Many different decision-making methods can be viewed as ways of approximately solving the Bellman optimality equation.

For example, heuristic search methods can be viewed as expanding the right-hand side of the equation below several times, up to some depth, forming a 'tree' of possibilities, and then using a heuristic evaluation function to approximate \(v_*\) at the 'leaf' nodes.

\[ v_*(s) = \max_a \sum_{s',r}p(s',r|s,a)\left[ r + \gamma v_*(s') \right] \]

DP 与强化学习中的 DP -- P66¶

在强化学习（尤其是理论部分）中，DP这个概念被“借用”来表示用完整模型来递推求解最优策略或值函数的过程。

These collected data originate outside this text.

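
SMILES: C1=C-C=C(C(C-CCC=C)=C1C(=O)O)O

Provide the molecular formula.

Heavy atoms from the SMILES: 12 C, 3 O.
Implicit hydrogens by atom environment:
  4 × C: 2 H each → 8
  3 × C (aromatic): 1 H each → 3
  3 × C (aromatic): no H
  2 × O: 1 H each → 2
  1 × C: 1 H
  1 × C: no H
  1 × O: no H
  Total hydrogens = 14.
Molecular formula: C12H14O3

C12H14O3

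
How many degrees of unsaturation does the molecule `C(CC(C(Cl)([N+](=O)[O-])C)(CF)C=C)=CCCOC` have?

Molecular formula from the SMILES: C12H19ClFNO3.
DoU = (2C + 2 + N − H − X)/2 = (2·12 + 2 + 1 − 19 − 2)/2 = 6/2 = 3.
(Structurally: 0 ring(s) + 3 π bond(s) = 3.)

3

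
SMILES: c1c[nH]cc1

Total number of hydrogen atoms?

5

Hydrogens are implicit in SMILES; fill each atom to its normal valence:
  4 × C (aromatic): 1 H each → 4
  1 × N (aromatic): 1 H
  Total hydrogens = 5.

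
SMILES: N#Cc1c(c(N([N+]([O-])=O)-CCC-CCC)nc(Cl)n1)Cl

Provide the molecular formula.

Heavy atoms from the SMILES: 11 C, 2 Cl, 5 N, 2 O.
Implicit hydrogens by atom environment:
  5 × C: 2 H each → 10
  4 × C (aromatic): no H
  2 × Cl: no H
  2 × N (aromatic): no H
  2 × N: no H
  1 × C: 3 H
  1 × C: no H
  1 × N (charge +1): no H
  1 × O: no H
  1 × O (charge -1): no H
  Total hydrogens = 13.
Molecular formula: C11H13Cl2N5O2

C11H13Cl2N5O2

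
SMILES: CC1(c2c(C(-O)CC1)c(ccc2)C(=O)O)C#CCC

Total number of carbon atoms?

The symbol for carbon appears 16 times in the SMILES. Lowercase c denotes aromatic carbon and counts toward C.

16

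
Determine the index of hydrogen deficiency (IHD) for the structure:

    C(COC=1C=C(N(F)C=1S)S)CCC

3

Molecular formula from the SMILES: C9H14FNOS2.
DoU = (2C + 2 + N − H − X)/2 = (2·9 + 2 + 1 − 14 − 1)/2 = 6/2 = 3.
(Structurally: 1 ring(s) + 2 π bond(s) = 3.)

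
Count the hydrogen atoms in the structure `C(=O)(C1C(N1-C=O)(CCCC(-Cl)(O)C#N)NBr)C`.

13

Hydrogens are implicit in SMILES; fill each atom to its normal valence:
  4 × C: no H
  3 × C: 2 H each → 6
  2 × C: 1 H each → 2
  2 × N: no H
  2 × O: no H
  1 × Br: no H
  1 × C: 3 H
  1 × Cl: no H
  1 × N: 1 H
  1 × O: 1 H
  Total hydrogens = 13.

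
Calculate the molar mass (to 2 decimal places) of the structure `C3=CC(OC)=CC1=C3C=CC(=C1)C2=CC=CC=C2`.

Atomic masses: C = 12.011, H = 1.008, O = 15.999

Molecular formula: C17H14O.
M = 17×12.011 + 14×1.008 + 1×15.999 = 234.30 g/mol.

234.30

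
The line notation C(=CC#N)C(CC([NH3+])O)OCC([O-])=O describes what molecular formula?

C8H12N2O4

Heavy atoms from the SMILES: 8 C, 2 N, 4 O.
Implicit hydrogens by atom environment:
  4 × C: 1 H each → 4
  2 × C: 2 H each → 4
  2 × C: no H
  2 × O: no H
  1 × N (charge +1): 3 H
  1 × N: no H
  1 × O: 1 H
  1 × O (charge -1): no H
  Total hydrogens = 12.
Molecular formula: C8H12N2O4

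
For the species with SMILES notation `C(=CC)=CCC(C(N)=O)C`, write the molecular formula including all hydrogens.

Heavy atoms from the SMILES: 8 C, 1 N, 1 O.
Implicit hydrogens by atom environment:
  3 × C: 1 H each → 3
  2 × C: 3 H each → 6
  2 × C: no H
  1 × C: 2 H
  1 × N: 2 H
  1 × O: no H
  Total hydrogens = 13.
Molecular formula: C8H13NO

C8H13NO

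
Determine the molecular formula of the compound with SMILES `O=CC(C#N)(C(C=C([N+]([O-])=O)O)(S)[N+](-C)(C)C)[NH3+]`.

Heavy atoms from the SMILES: 9 C, 4 N, 4 O, 1 S.
Implicit hydrogens by atom environment:
  4 × C: no H
  3 × C: 3 H each → 9
  2 × C: 1 H each → 2
  2 × N (charge +1): no H
  2 × O: no H
  1 × N (charge +1): 3 H
  1 × N: no H
  1 × O: 1 H
  1 × O (charge -1): no H
  1 × S: 1 H
  Total hydrogens = 16.
Net charge +2.
Molecular formula: [C9H16N4O4S]2+

[C9H16N4O4S]2+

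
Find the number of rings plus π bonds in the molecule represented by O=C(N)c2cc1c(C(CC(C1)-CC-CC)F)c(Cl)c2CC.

Molecular formula from the SMILES: C17H23ClFNO.
DoU = (2C + 2 + N − H − X)/2 = (2·17 + 2 + 1 − 23 − 2)/2 = 12/2 = 6.
(Structurally: 2 ring(s) + 4 π bond(s) = 6.)

6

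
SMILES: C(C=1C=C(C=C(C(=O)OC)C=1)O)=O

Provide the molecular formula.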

这和经典算法中的动态规划思想本质一致，只是应用背景不同。

普通算法中的 DP	强化学习中的 DP
经典问题：背包、最长公共子序列	最优策略、最优值函数
通常是数组递推	通常是值函数迭代，如 \(v(s)\)\(q(s,a)\)
状态转移是已知的公式	状态转移由环境模型给出 \(P(s'\\|s,a)\)
中间结果存到 dp[] 表中	中间结果存到值函数 \(v(s)\) 或 \(q(s,a)\) 中

强化学习中的值迭代用的公式如下：

\[ v_*(s) = \max_a \sum_{s',r}p(s',r|s,a)\left[ r + \gamma v_*(s') \right] \]

这很像经典 DP 中的转移方程，例如：

dp[i] = max(choice_1, choice_2, ...)

区别在于强化学习的状态是环境的状态，选择的是动作，转移是有概率性，还加了折扣因子\(\gamma\)

Online Learning -- P67¶

The online nature of reinforcement learning makes it possible to approximate optimal policies in ways that put more effort into learning to make good decisions for frequently encountered states, at the expense of less effort for infrequently encountered states. This is one key property that distinguishes reinforcement learning from other approaches.